Fu però solo nel 1825, come riferiva Salinas, che una società privata intraprese la prima campagna di scavi, “nulla” in confronto al lavorone iniziato nel 1951 da Vincenzo Tusa,padre di Sebastiano, che avviò una campagna durata un ventennio. Così per secoli, per volere di società private, principi e professori, tassello dopo tassello è riemerso l’antico assetto urbano che vedeva canonicamente la cittadina ripartirsi in isolati e 3 diverse zone: l’area privata che si sviluppava lungo le vie trasversali; l’area pubblica nella parte finale della via principale; l’area religiosa posta in zona intermedia tra il settore privato e quello pubblico.

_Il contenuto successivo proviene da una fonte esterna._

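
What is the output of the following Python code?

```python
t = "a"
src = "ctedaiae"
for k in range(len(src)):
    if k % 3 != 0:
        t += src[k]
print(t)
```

ateaie

k=0: skip
k=1: add 't' → 'at'
k=2: add 'e' → 'ate'
k=3: skip
k=4: add 'a' → 'atea'
k=5: add 'i' → 'ateai'
k=6: skip
k=7: add 'e' → 'ateaie'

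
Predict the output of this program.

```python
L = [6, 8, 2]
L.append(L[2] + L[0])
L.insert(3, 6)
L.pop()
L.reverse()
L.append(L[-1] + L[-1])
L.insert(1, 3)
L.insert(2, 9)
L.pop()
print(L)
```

[6, 3, 9, 2, 8, 6]

append L[2]+L[0] = 2+6 = 8 → [6, 8, 2, 8]
insert 6 at 3 → [6, 8, 2, 6, 8]
pop() removes 8 → [6, 8, 2, 6]
reverse → [6, 2, 8, 6]
append L[-1]+L[-1] = 6+6 = 12 → [6, 2, 8, 6, 12]
insert 3 at 1 → [6, 3, 2, 8, 6, 12]
insert 9 at 2 → [6, 3, 9, 2, 8, 6, 12]
pop() removes 12 → [6, 3, 9, 2, 8, 6]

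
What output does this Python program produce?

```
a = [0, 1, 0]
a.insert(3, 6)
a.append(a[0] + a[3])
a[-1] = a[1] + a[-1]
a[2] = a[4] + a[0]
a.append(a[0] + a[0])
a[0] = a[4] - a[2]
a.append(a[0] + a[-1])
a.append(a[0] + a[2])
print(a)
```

insert 6 at 3 → [0, 1, 0, 6]
append a[0]+a[3] = 0+6 = 6 → [0, 1, 0, 6, 6]
a[-1] = a[1]+a[-1] = 1+6 = 7 → [0, 1, 0, 6, 7]
a[2] = a[4]+a[0] = 7+0 = 7 → [0, 1, 7, 6, 7]
append a[0]+a[0] = 0+0 = 0 → [0, 1, 7, 6, 7, 0]
a[0] = a[4]-a[2] = 7-7 = 0 → [0, 1, 7, 6, 7, 0]
append a[0]+a[-1] = 0+0 = 0 → [0, 1, 7, 6, 7, 0, 0]
append a[0]+a[2] = 0+7 = 7 → [0, 1, 7, 6, 7, 0, 0, 7]

[0, 1, 7, 6, 7, 0, 0, 7]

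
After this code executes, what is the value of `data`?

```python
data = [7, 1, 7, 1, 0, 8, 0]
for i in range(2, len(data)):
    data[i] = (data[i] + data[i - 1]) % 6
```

i=2: data[2] = (7+1)%6 = 2 → [7, 1, 2, 1, 0, 8, 0]
i=3: data[3] = (1+2)%6 = 3 → [7, 1, 2, 3, 0, 8, 0]
i=4: data[4] = (0+3)%6 = 3 → [7, 1, 2, 3, 3, 8, 0]
i=5: data[5] = (8+3)%6 = 5 → [7, 1, 2, 3, 3, 5, 0]
i=6: data[6] = (0+5)%6 = 5 → [7, 1, 2, 3, 3, 5, 5]

[7, 1, 2, 3, 3, 5, 5]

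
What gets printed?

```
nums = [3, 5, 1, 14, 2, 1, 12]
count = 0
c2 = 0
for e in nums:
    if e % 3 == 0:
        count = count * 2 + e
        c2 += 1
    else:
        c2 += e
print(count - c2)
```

e=3: %3==0, count = 0*2+3 = 3; c2=1
e=5: not %3==0; c2=6
e=1: not %3==0; c2=7
e=14: not %3==0; c2=21
e=2: not %3==0; c2=23
e=1: not %3==0; c2=24
e=12: %3==0, count = 3*2+12 = 18; c2=25
count-c2 = 18-25 = -7

-7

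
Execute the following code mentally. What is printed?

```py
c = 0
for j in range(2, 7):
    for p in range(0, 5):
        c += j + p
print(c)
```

j=2,p=0: c = 0+2 = 2
j=2,p=1: c = 2+3 = 5
j=2,p=2: c = 5+4 = 9
j=2,p=3: c = 9+5 = 14
j=2,p=4: c = 14+6 = 20
j=3,p=0: c = 20+3 = 23
j=3,p=1: c = 23+4 = 27
j=3,p=2: c = 27+5 = 32
j=3,p=3: c = 32+6 = 38
j=3,p=4: c = 38+7 = 45
j=4,p=0: c = 45+4 = 49
j=4,p=1: c = 49+5 = 54
j=4,p=2: c = 54+6 = 60
j=4,p=3: c = 60+7 = 67
j=4,p=4: c = 67+8 = 75
j=5,p=0: c = 75+5 = 80
j=5,p=1: c = 80+6 = 86
j=5,p=2: c = 86+7 = 93
j=5,p=3: c = 93+8 = 101
j=5,p=4: c = 101+9 = 110
j=6,p=0: c = 110+6 = 116
j=6,p=1: c = 116+7 = 123
j=6,p=2: c = 123+8 = 131
j=6,p=3: c = 131+9 = 140
j=6,p=4: c = 140+10 = 150

150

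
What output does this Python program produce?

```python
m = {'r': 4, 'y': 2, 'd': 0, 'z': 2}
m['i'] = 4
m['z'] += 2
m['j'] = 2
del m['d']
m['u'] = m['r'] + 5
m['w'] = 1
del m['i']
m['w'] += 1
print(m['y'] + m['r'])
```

m['i'] = 4 → {'r': 4, 'y': 2, 'd': 0, 'z': 2, 'i': 4}
m['z'] = 2+2 = 4 → {'r': 4, 'y': 2, 'd': 0, 'z': 4, 'i': 4}
m['j'] = 2 → {'r': 4, 'y': 2, 'd': 0, 'z': 4, 'i': 4, 'j': 2}
del 'd' → {'r': 4, 'y': 2, 'z': 4, 'i': 4, 'j': 2}
m['u'] = m['r']+5 = 9 → {'r': 4, 'y': 2, 'z': 4, 'i': 4, 'j': 2, 'u': 9}
m['w'] = 1 → {'r': 4, 'y': 2, 'z': 4, 'i': 4, 'j': 2, 'u': 9, 'w': 1}
del 'i' → {'r': 4, 'y': 2, 'z': 4, 'j': 2, 'u': 9, 'w': 1}
m['w'] = 1+1 = 2 → {'r': 4, 'y': 2, 'z': 4, 'j': 2, 'u': 9, 'w': 2}
m['y']+m['r'] = 2+4 = 6

6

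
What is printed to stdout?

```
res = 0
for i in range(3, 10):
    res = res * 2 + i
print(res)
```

i=3: res = 0*2+3 = 3
i=4: res = 3*2+4 = 10
i=5: res = 10*2+5 = 25
i=6: res = 25*2+6 = 56
i=7: res = 56*2+7 = 119
i=8: res = 119*2+8 = 246
i=9: res = 246*2+9 = 501

501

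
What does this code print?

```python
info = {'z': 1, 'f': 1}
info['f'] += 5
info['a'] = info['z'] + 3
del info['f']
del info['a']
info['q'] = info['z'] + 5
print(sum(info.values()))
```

info['f'] = 1+5 = 6 → {'z': 1, 'f': 6}
info['a'] = info['z']+3 = 4 → {'z': 1, 'f': 6, 'a': 4}
del 'f' → {'z': 1, 'a': 4}
del 'a' → {'z': 1}
info['q'] = info['z']+5 = 6 → {'z': 1, 'q': 6}
sum of values = 7

7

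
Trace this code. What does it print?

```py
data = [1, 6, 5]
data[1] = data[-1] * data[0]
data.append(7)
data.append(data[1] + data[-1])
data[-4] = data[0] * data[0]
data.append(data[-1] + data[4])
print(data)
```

[1, 1, 5, 7, 12, 24]

data[1] = data[-1]*data[0] = 5*1 = 5 → [1, 5, 5]
append 7 → [1, 5, 5, 7]
append data[1]+data[-1] = 5+7 = 12 → [1, 5, 5, 7, 12]
data[-4] = data[0]*data[0] = 1*1 = 1 → [1, 1, 5, 7, 12]
append data[-1]+data[4] = 12+12 = 24 → [1, 1, 5, 7, 12, 24]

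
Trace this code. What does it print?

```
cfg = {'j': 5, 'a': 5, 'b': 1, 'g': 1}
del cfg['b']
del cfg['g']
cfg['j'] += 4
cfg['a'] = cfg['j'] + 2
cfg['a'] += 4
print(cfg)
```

{'j': 9, 'a': 15}

del 'b' → {'j': 5, 'a': 5, 'g': 1}
del 'g' → {'j': 5, 'a': 5}
cfg['j'] = 5+4 = 9 → {'j': 9, 'a': 5}
cfg['a'] = cfg['j']+2 = 11 → {'j': 9, 'a': 11}
cfg['a'] = 11+4 = 15 → {'j': 9, 'a': 15}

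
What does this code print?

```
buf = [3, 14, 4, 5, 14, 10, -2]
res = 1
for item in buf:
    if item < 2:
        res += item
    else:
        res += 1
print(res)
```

5

item=3: not <2, res = 1+1 = 2
item=14: not <2, res = 2+1 = 3
item=4: not <2, res = 3+1 = 4
item=5: not <2, res = 4+1 = 5
item=14: not <2, res = 5+1 = 6
item=10: not <2, res = 6+1 = 7
item=-2: <2, res = 7+(-2) = 5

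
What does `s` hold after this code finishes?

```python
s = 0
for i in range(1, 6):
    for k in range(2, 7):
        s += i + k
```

175

i=1,k=2: s = 0+3 = 3
i=1,k=3: s = 3+4 = 7
i=1,k=4: s = 7+5 = 12
i=1,k=5: s = 12+6 = 18
i=1,k=6: s = 18+7 = 25
i=2,k=2: s = 25+4 = 29
i=2,k=3: s = 29+5 = 34
i=2,k=4: s = 34+6 = 40
i=2,k=5: s = 40+7 = 47
i=2,k=6: s = 47+8 = 55
i=3,k=2: s = 55+5 = 60
i=3,k=3: s = 60+6 = 66
i=3,k=4: s = 66+7 = 73
i=3,k=5: s = 73+8 = 81
i=3,k=6: s = 81+9 = 90
i=4,k=2: s = 90+6 = 96
i=4,k=3: s = 96+7 = 103
i=4,k=4: s = 103+8 = 111
i=4,k=5: s = 111+9 = 120
i=4,k=6: s = 120+10 = 130
i=5,k=2: s = 130+7 = 137
i=5,k=3: s = 137+8 = 145
i=5,k=4: s = 145+9 = 154
i=5,k=5: s = 154+10 = 164
i=5,k=6: s = 164+11 = 175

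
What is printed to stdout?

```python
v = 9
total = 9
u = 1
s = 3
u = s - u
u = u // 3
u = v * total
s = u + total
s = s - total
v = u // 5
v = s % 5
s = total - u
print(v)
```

1

u = 3-1 = 2
u = 2//3 = 0
u = 9*9 = 81
s = 81+9 = 90
s = 90-9 = 81
v = 81//5 = 16
v = 81%5 = 1
s = 9-81 = -72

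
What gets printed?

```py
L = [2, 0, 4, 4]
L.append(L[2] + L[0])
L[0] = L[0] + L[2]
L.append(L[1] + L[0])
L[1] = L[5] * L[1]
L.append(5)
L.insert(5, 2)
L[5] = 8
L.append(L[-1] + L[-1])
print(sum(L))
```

append L[2]+L[0] = 4+2 = 6 → [2, 0, 4, 4, 6]
L[0] = L[0]+L[2] = 2+4 = 6 → [6, 0, 4, 4, 6]
append L[1]+L[0] = 0+6 = 6 → [6, 0, 4, 4, 6, 6]
L[1] = L[5]*L[1] = 6*0 = 0 → [6, 0, 4, 4, 6, 6]
append 5 → [6, 0, 4, 4, 6, 6, 5]
insert 2 at 5 → [6, 0, 4, 4, 6, 2, 6, 5]
L[5] = 8 → [6, 0, 4, 4, 6, 8, 6, 5]
append L[-1]+L[-1] = 5+5 = 10 → [6, 0, 4, 4, 6, 8, 6, 5, 10]
sum = 49

49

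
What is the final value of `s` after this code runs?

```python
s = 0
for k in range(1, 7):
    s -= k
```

k=1: s = 0-1 = -1
k=2: s = (-1)-2 = -3
k=3: s = (-3)-3 = -6
k=4: s = (-6)-4 = -10
k=5: s = (-10)-5 = -15
k=6: s = (-15)-6 = -21

-21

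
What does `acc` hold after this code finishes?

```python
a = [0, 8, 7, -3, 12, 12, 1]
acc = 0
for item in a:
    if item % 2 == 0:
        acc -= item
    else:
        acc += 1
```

item=0: even, acc = 0-0 = 0
item=8: even, acc = 0-8 = -8
item=7: not even, acc = (-8)+1 = -7
item=-3: not even, acc = (-7)+1 = -6
item=12: even, acc = (-6)-12 = -18
item=12: even, acc = (-18)-12 = -30
item=1: not even, acc = (-30)+1 = -29

-29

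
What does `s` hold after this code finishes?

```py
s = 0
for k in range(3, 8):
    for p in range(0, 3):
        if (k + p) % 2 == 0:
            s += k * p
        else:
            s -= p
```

k=3,p=0: odd sum, s = 0-0 = 0
k=3,p=1: even sum, s = 0+3 = 3
k=3,p=2: odd sum, s = 3-2 = 1
k=4,p=0: even sum, s = 1+0 = 1
k=4,p=1: odd sum, s = 1-1 = 0
k=4,p=2: even sum, s = 0+8 = 8
k=5,p=0: odd sum, s = 8-0 = 8
k=5,p=1: even sum, s = 8+5 = 13
k=5,p=2: odd sum, s = 13-2 = 11
k=6,p=0: even sum, s = 11+0 = 11
k=6,p=1: odd sum, s = 11-1 = 10
k=6,p=2: even sum, s = 10+12 = 22
k=7,p=0: odd sum, s = 22-0 = 22
k=7,p=1: even sum, s = 22+7 = 29
k=7,p=2: odd sum, s = 29-2 = 27

27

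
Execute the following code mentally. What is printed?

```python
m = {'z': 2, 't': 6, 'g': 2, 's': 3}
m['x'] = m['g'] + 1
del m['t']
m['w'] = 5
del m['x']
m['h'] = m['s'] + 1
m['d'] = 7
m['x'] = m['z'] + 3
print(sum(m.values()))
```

m['x'] = m['g']+1 = 3 → {'z': 2, 't': 6, 'g': 2, 's': 3, 'x': 3}
del 't' → {'z': 2, 'g': 2, 's': 3, 'x': 3}
m['w'] = 5 → {'z': 2, 'g': 2, 's': 3, 'x': 3, 'w': 5}
del 'x' → {'z': 2, 'g': 2, 's': 3, 'w': 5}
m['h'] = m['s']+1 = 4 → {'z': 2, 'g': 2, 's': 3, 'w': 5, 'h': 4}
m['d'] = 7 → {'z': 2, 'g': 2, 's': 3, 'w': 5, 'h': 4, 'd': 7}
m['x'] = m['z']+3 = 5 → {'z': 2, 'g': 2, 's': 3, 'w': 5, 'h': 4, 'd': 7, 'x': 5}
sum of values = 28

28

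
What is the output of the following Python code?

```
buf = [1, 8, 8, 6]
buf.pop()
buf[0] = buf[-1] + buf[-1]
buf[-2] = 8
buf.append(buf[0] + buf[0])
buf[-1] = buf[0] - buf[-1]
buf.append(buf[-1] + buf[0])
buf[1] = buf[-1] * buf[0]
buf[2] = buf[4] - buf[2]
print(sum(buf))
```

-8

pop() removes 6 → [1, 8, 8]
buf[0] = buf[-1]+buf[-1] = 8+8 = 16 → [16, 8, 8]
buf[-2] = 8 → [16, 8, 8]
append buf[0]+buf[0] = 16+16 = 32 → [16, 8, 8, 32]
buf[-1] = buf[0]-buf[-1] = 16-32 = -16 → [16, 8, 8, -16]
append buf[-1]+buf[0] = (-16)+16 = 0 → [16, 8, 8, -16, 0]
buf[1] = buf[-1]*buf[0] = 0*16 = 0 → [16, 0, 8, -16, 0]
buf[2] = buf[4]-buf[2] = 0-8 = -8 → [16, 0, -8, -16, 0]
sum = -8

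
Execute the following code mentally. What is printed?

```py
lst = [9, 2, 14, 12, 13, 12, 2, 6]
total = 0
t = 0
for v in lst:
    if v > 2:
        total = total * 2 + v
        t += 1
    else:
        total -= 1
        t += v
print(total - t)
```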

Putroppo, e piange davvero il cuore a dirlo, la situazione in cui riversa attualmente il sito non è delle migliori, per usare un eufemismo. Io non amo denigrare il lavoro altrui o gli sforzi delle amministrazioni pubbliche, per carità, di leoni da tastiera ne abbiamo a sufficienza in giro. Non sono le macchie di umidità dal padiglione A che mi turbano, ma constatare che parte delle rovine non sia visibile a causa dell’erba alta e delle sterpaglie, che Leda e il suo cigno si stiano gradualmente cancellando e che quel che resta dei mosaici sia totalmente in balia delle intemperie e dei furbacchioni che potrebbero decidere di farsi un quadretto con delle tesserine e portarne via indisturbati una bella manciata.

Quello che mi duole riportare è la totale assenza di controlli, credo che alcuni degli addetti non facciano un giretto sin lassù da un bel po’ di tempo. Credetemi che non sono catastrofica a dirvi che se fossi scivolata per terra, ruzzolando giù con la leggiadria che mi contraddistingue, mi avrebbero trovato prima gli avvoltoi che chi di dovere. Spiace vedere che vi sia molta disinformazione, recentemente ho avuto modo di constatare che persino il sito del Ministero dei Beni Culturali dà il sito per chiuso, quando è invece visitabile 6 giorni su 7. Non è faciloneria la mia, ma basterebbe davvero poco a migliorare la
situazione in cui il sito riversa ad oggi.

Innanzitutto potenziare la comunicazione favorirebbe l’incremento di visitatori e così anche di fondi utili se non ad intraprendere nuove campagne di scavo, quanto meno a rendere più fruibile la parte attualmente a disposizione dei turisti. Insomma “due spicci” in più per salvare il salvabile e dare il giusto lustro a quello che in altre parti del mondo attirerebbe una mole incredibile di turisti e studiosi.

Mi piacerebbe raccontarvi solo il meglio di questo luogo che, come ho detto, offre una visuale da lassù che domina su tutto il promontorio e un tuffo nel passato che valgono comunque la visita, ma non si può neanche parlare sempre come se fosse tutto rose e fiori. Non ho due fette di fesa di tacchino sugli occhi, io neanche lo mangio il tacchino, figuratevi!